Zoom Cares also incorporated participatory grant practices including engaging expert advisory boards of community members close to the issues the company wanted to address. “We had groups of folks all over the world, who looked like and lived the experiences of the community we wanted to serve, who were paid advisory council members who were facilitated by a third party — not ourselves — to come together and make recommendations of who would receive [grants]. They would create the boundaries, the guidelines, and the standards of our funding. And then they recommended the grantee organizations that were funded,” Shirkhoda said.
Most important: Zoom did not have a seat at that decision-making table. “The number one way you can shift and defer power is by having other people make those decisions,” she said.

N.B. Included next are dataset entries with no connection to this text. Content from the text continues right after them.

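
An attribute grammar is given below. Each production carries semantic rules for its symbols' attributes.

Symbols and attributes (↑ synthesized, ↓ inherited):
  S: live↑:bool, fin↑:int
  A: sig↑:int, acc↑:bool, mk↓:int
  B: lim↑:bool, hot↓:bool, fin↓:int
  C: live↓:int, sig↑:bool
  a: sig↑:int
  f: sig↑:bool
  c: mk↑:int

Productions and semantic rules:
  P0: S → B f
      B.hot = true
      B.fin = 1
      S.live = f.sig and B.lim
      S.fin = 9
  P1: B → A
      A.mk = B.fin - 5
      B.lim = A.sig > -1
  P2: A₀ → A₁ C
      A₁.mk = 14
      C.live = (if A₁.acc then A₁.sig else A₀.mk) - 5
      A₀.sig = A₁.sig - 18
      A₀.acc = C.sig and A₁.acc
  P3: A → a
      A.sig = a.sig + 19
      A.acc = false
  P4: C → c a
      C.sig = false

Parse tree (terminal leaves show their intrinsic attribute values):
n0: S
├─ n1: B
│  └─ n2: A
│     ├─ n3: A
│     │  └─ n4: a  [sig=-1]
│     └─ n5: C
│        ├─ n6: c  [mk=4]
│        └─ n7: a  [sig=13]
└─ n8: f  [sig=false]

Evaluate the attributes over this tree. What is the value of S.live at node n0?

1. n1.hot = true  [true]
2. n1.fin = 1  [1]
3. n2.mk = -4  [B.fin - 5]
4. n3.mk = 14  [14]
5. n4.sig = -1  [terminal]
6. n3.sig = 18  [a.sig + 19]
7. n3.acc = false  [false]
8. n5.live = -9  [(if A₁.acc then A₁.sig else A₀.mk) - 5]
9. n6.mk = 4  [terminal]
10. n7.sig = 13  [terminal]
11. n5.sig = false  [false]
12. n2.sig = 0  [A₁.sig - 18]
13. n2.acc = false  [C.sig and A₁.acc]
14. n1.lim = true  [A.sig > -1]
15. n8.sig = false  [terminal]
16. n0.live = false  [f.sig and B.lim]
17. n0.fin = 9  [9]

false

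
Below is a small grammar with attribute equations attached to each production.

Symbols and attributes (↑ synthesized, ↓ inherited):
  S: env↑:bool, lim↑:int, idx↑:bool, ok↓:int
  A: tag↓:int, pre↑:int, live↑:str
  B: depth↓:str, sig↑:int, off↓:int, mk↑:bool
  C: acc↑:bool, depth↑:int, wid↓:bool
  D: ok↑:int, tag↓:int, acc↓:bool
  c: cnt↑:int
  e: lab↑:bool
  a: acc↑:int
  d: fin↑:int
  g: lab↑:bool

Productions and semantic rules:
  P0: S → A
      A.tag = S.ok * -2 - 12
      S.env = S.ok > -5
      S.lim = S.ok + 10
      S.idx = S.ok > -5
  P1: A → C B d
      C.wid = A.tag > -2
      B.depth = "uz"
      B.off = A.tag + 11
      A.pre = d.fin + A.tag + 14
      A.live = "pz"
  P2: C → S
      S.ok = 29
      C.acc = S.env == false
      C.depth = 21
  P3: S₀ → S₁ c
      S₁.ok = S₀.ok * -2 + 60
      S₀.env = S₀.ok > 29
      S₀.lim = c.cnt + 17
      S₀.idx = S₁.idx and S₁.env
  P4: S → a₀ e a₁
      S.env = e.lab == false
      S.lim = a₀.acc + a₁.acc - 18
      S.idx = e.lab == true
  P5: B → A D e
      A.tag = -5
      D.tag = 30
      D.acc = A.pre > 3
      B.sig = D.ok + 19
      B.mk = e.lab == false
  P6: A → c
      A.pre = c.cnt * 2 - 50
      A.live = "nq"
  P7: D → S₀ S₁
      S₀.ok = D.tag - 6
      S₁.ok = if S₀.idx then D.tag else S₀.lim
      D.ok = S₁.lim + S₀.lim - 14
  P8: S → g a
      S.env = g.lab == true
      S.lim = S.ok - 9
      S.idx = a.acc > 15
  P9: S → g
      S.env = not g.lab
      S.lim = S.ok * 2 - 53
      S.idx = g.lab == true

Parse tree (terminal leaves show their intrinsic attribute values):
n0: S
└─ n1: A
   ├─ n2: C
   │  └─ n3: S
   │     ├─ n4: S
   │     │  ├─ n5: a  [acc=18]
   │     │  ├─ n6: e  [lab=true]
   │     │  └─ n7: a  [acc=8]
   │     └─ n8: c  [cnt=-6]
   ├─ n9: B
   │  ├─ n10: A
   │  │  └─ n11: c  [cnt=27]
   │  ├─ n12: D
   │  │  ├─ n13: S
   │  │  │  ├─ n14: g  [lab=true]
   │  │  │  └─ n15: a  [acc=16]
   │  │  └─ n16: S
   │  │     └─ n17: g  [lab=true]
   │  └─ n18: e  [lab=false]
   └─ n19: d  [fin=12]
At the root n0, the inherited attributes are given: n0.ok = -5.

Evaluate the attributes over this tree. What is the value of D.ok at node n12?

1. n0.ok = -5  [given at root]
2. n1.tag = -2  [S.ok * -2 - 12]
3. n2.wid = false  [A.tag > -2]
4. n3.ok = 29  [29]
5. n4.ok = 2  [S₀.ok * -2 + 60]
6. n5.acc = 18  [terminal]
7. n6.lab = true  [terminal]
8. n7.acc = 8  [terminal]
9. n4.env = false  [e.lab == false]
10. n4.lim = 8  [a₀.acc + a₁.acc - 18]
11. n4.idx = true  [e.lab == true]
12. n8.cnt = -6  [terminal]
13. n3.env = false  [S₀.ok > 29]
14. n3.lim = 11  [c.cnt + 17]
15. n3.idx = false  [S₁.idx and S₁.env]
16. n2.acc = true  [S.env == false]
17. n2.depth = 21  [21]
18. n9.depth = "uz"  ["uz"]
19. n9.off = 9  [A.tag + 11]
20. n10.tag = -5  [-5]
21. n11.cnt = 27  [terminal]
22. n10.pre = 4  [c.cnt * 2 - 50]
23. n10.live = "nq"  ["nq"]
24. n12.tag = 30  [30]
25. n12.acc = true  [A.pre > 3]
26. n13.ok = 24  [D.tag - 6]
27. n14.lab = true  [terminal]
28. n15.acc = 16  [terminal]
29. n13.env = true  [g.lab == true]
30. n13.lim = 15  [S.ok - 9]
31. n13.idx = true  [a.acc > 15]
32. n16.ok = 30  [if S₀.idx then D.tag else S₀.lim]
33. n17.lab = true  [terminal]
34. n16.env = false  [not g.lab]
35. n16.lim = 7  [S.ok * 2 - 53]
36. n16.idx = true  [g.lab == true]
37. n12.ok = 8  [S₁.lim + S₀.lim - 14]
38. n18.lab = false  [terminal]
39. n9.sig = 27  [D.ok + 19]
40. n9.mk = true  [e.lab == false]
41. n19.fin = 12  [terminal]
42. n1.pre = 24  [d.fin + A.tag + 14]
43. n1.live = "pz"  ["pz"]
44. n0.env = false  [S.ok > -5]
45. n0.lim = 5  [S.ok + 10]
46. n0.idx = false  [S.ok > -5]

8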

For some climate organizations, it was the first time they had trusted and accepted funding from a corporate entity. “If they were seeing really hypocritical greenwashing [and] they were not values aligned, they could tell that the grant was to help make the company look better — they weren’t really down with that, which I highly respect,” Shirkhoda said. “Deferring and rejecting a grant is a really difficult thing to do as an organization.”
Building relationships with community groups requires honest conversations and vulnerability, she said. “The amount of intentionality it takes to build [trust] and do that power shifting work is a lot.”
By building deeper relationships with organizations and valuing their input, Zoom Cares has funded projects it might not have considered, she said.